テクノロジーによって白い布の前で灯りが弱まりはじめた(=映画史のはじまり)ことが、われわれに何も語れなくなる世界をもたらしたのでしょうか。「ちょうど逆」(ゴダール)ではなくて、結局ニコラ・ド・スタールが自殺したのと同じように? 映画が哲学を終わらせた、というような考え方が正しければ、それはその通りというほかありません。よく(ではないかもしれませんが、一部で)言われる通り、二十世紀が映画による哲学の敗北の世紀だったというような言説が正しければ、そういうことだと思います。しかし、先の引用文の著者も(書き方によって)十分にあらわしている通り、テクノロジーがコンテンツを肥大化させているのではなく、本当はテクノロジーがコンテンツという概念を産んでいるのです。たとえばそれは、「神」や「歴史」、「インド・ヨーロッパ語族」といったようなコンテンツを。このことは、ナポレオン・ボナパルトやクリストファー・コロンブスといった、あるいはヨハネス・グーデンベルグという固有名詞によってもたらされたテクノロジーが、「地平」という概念をこえられなかったかたちで証明しています。繰り返しますが、ヘーゲル以降「神」なる固有名詞でさえある形でそうなったように、固有名詞は共同体の中で形容詞化し、意味は言葉や貨幣と言う代補によって表象される「商品」(マルクス)でしかなくなっただけです。

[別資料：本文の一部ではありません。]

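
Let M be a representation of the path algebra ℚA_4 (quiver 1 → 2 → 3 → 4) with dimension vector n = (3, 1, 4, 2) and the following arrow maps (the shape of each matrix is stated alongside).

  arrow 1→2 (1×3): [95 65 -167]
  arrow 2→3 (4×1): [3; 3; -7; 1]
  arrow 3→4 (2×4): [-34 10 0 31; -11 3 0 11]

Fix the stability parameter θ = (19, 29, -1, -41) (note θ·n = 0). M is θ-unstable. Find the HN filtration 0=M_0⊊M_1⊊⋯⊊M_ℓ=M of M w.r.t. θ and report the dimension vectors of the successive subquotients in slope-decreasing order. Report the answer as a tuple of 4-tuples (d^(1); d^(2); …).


Via rank(M_{q-1}∘⋯∘M_p): M ≅ I[1,1]^2, I[1,4], I[3,3]^2, I[3,4].
μ_θ-semistable layers: μ^(1)=19; μ^(2)=3/2; μ^(3)=-1; μ^(4)=-21

((2, 0, 0, 0); (1, 1, 1, 1); (0, 0, 2, 0); (0, 0, 1, 1))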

物事がたんにコンテンツとしてしか機能していない以上、固有名詞が形容詞になっただけです。たとえば、カフェ・バッハだとか、堀口珈琲だとか、丸山珈琲だとかいうように、固有名詞が、形容詞になっただけです。このことは、じつにたわいもないことです。商品価値だとか経済性だとか、その程度のことばの周辺にあるような事柄です。それ以上のことはありません。(しかし)、だからこそ、とてつもなく強力ななにかでもあるのです。

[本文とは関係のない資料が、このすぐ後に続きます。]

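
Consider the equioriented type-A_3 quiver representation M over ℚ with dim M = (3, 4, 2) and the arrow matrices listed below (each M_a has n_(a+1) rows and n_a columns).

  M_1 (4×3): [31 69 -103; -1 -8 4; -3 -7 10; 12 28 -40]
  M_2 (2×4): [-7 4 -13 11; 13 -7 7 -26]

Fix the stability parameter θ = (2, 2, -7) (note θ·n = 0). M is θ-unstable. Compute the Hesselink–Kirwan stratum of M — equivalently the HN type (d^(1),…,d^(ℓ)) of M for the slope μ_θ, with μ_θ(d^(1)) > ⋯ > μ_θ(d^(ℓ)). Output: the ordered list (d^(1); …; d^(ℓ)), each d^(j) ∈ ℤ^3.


Interval decomposition of M: I[1,2], I[1,3]^2, I[2,2].
HN type (ℓ=2): μ^(1)=2; μ^(2)=-1

((1, 2, 0); (2, 2, 2))


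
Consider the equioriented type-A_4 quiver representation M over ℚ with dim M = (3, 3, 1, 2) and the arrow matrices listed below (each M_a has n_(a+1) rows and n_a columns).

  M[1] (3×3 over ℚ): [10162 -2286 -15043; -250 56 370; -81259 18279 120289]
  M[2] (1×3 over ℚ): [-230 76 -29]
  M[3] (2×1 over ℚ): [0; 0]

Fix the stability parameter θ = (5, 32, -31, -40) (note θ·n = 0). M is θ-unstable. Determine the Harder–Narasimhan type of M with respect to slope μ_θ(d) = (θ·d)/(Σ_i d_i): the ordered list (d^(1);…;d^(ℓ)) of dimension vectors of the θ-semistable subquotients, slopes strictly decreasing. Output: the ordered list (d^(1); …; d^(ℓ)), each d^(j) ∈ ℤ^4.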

コーヒーを仕事にする上で、歴史は避けることが出来ません。しかし本来、それはコーヒーだけにとどまらないものです。同時に、歴史という融通の利かないものの逆方向に、オーセンティック(真正のもの、れっきとしたもの)という概念が生まれていることにも、いくらか注意が必要でしょう。わたしがオーセンティックというとき、それは原型の本質のことではありません。「抽出される本質」のことなのです。たとえば小林秀雄は彼の秀逸なドストエフスキー論の中で、「歴史は人類の巨大な恨みに似ている」とい言いましたが、これこそまさに本質を原型だと捉える、象徴的な言い方です。一方、ジャン=リュック・ゴダールは『右側に気をつけろ』という映画の中で、同じドストエフスキーの本を読み、なぜ相好を崩すのか? そこには、抽出せずにはいられない「本質」があるからです。「原型」から遠く離れ、積み重ねられてきた出来事があまりに多く、「巨大な恨み」(小林秀雄)のようにある以上、(というか)、だからこそ本質を抽出してみせなければならないはずです。「歴史」が人類の巨大な恨みでないとしたら、本当は何なのでしょうか? ある意味、歴史とは、はっきり言ったとたんに、あるいは武器にしたとたんに嘘になるようなものかもしれません。ソシュールのことばをもじれば、「歴史は語る主体とともにしかない」。しかし、(というか)、だからこそ「態度」が決まるのです。


『映像には嘘をつかなければならない理由はなにもありません。たしかに、映像に嘘をつかせることはできます。でも、映像というのは、ひとつの事実にすぎないのです。ひとつの事実の、ひとつの要素にすぎないのです。映像に嘘をつかせるのは、映像の使い方なのです』(『映画史』ゴダール)


わたしはゴダールが「映像」と言った場所に「歴史」ということばを置いて、あるいは「コーヒー」という言葉をあてはめて、これを何度か読み返してみたいと思います。ここにあらわれている「使い方」という語は、非常にファンクショナルに見えるものです。そしてそれは「原型の本質」(形而上学)ではなく、「抽出される本質」にかかわります。そういうものの見方、考え方なのです。